Dir. Robert Hamer (92min, UK, 1947)
Narrative
With an atmosphere redolent of pre-war French “poetic realism,” the recently rediscovered and restored It Always Rains on Sunday is a Brueghelian slice of post-war British life. Amid a raucous street market, a feckless trio of thieves try to unload a truckload of hot roller skates. A music store owner chases one shiksa too many. A fight fixer drops a thick roll in the youth center collection box.
In the meantime, a comfortably pipe-smoking inspector Jack Warner plays Javert throughout a long day – climaxing with an excitingly photographed chase through railroad yards and puffing steam engines, two suicide attempts and a murder.
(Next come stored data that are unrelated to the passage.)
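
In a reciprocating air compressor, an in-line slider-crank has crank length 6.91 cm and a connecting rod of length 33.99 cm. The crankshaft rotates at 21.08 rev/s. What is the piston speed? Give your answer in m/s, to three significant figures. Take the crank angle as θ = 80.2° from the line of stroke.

9.34

ω = 2π·21.1 = 132.4 rad/s
For an in-line slider-crank, x = r cosθ + √(L² − r² sin²θ), so v = −rω sinθ·[1 + r cosθ/√(L² − r² sin²θ)].
With r = 0.0691 m, L = 0.3399 m, θ = 80.2°: √(L² − r² sin²θ) = 0.33301 m.
v = −0.0691·132.4·0.98541·[1 + 0.0691·0.17021/0.33301] = -9.3372 m/s.
|v| = 9.3372 m/s.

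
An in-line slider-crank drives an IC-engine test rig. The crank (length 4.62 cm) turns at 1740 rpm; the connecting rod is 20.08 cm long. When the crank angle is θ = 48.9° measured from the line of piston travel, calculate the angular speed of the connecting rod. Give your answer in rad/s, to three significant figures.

ω = 182.2 rad/s (converted from 1740 rpm).
The rod makes angle φ with the slider axis where L sinφ = r sinθ; differentiating, L cosφ·φ̇ = r ω cosθ.
L cosφ = √(L² − r² sin²θ) = 0.19776 m.
|ω_rod| = r ω |cosθ| / √(L² − r² sin²θ) = 0.0462·182.2·0.65738/0.19776 = 27.983 rad/s.

28.0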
Hamer first made a name for himself as a director with the The Haunted Mirror segment in the 1945 omnibus film Dead of Night (1945). At Ealing, he directed one of the classic British comedies, Kind Hearts and Coronets (1949), in which Alec Guinness played eight roles.
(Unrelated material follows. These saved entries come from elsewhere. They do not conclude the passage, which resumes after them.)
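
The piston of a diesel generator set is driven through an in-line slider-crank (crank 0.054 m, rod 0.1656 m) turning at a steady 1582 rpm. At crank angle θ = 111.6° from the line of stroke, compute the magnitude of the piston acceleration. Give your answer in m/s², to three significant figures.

908

ω = 2π·1582/60 = 165.7 rad/s
x(θ) = r cosθ + √(L² − r² sin²θ); with ω constant, a = ω²·d²x/dθ².
d²x/dθ² = −r cosθ − r²(cos2θ)/√u − r⁴ sin²2θ/(4u^{3/2}),  u = L² − r² sin²θ = 0.0249025 m².
Substituting r = 0.054 m, L = 0.1656 m, θ = 111.6°: d²x/dθ² = +0.033095 m.
a = ω²·d²x/dθ² = (165.7)²·(+0.033095) = +908.32 m/s²;  |a| = 908.32 m/s².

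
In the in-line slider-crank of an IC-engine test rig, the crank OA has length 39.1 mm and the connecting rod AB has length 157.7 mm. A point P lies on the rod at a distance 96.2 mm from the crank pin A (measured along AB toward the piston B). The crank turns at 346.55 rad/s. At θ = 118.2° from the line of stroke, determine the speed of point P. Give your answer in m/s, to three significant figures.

ω = 346.6 rad/s.  Crank-pin speed |V_A| = rω = 13.55 m/s, perpendicular to OA.
Rod angle: sinφ = −(r/L) sinθ ⇒ φ = -12.622°; ω_rod = −rω cosθ/√(L²−r²sin²θ) = +41.609 rad/s.
V_P = V_A + ω_rod × AP, with AP = 0.0962 m along the rod.
Components: V_Px = −rω sinθ − a·ω_rod·sinφ = -11.067 m/s;  V_Py = rω cosθ + a·ω_rod·cosφ = -2.4971 m/s.
|V_P| = √(V_Px² + V_Py²) = 11.345 m/s.

11.3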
Hamer was nominated for the Golden Lion at the 1949 Venice Film Festival for his work on the film, as he was in 1954 for directing Guinness in The Detective (1954), which was based on G.K. Chesterton’s short stories. Hamer also also directed Guinness in the romantic comedy To Paris with Love (1955) at Rank and thriller The Scapegoat (1959), which was based on the Daphne Du Maurier novel.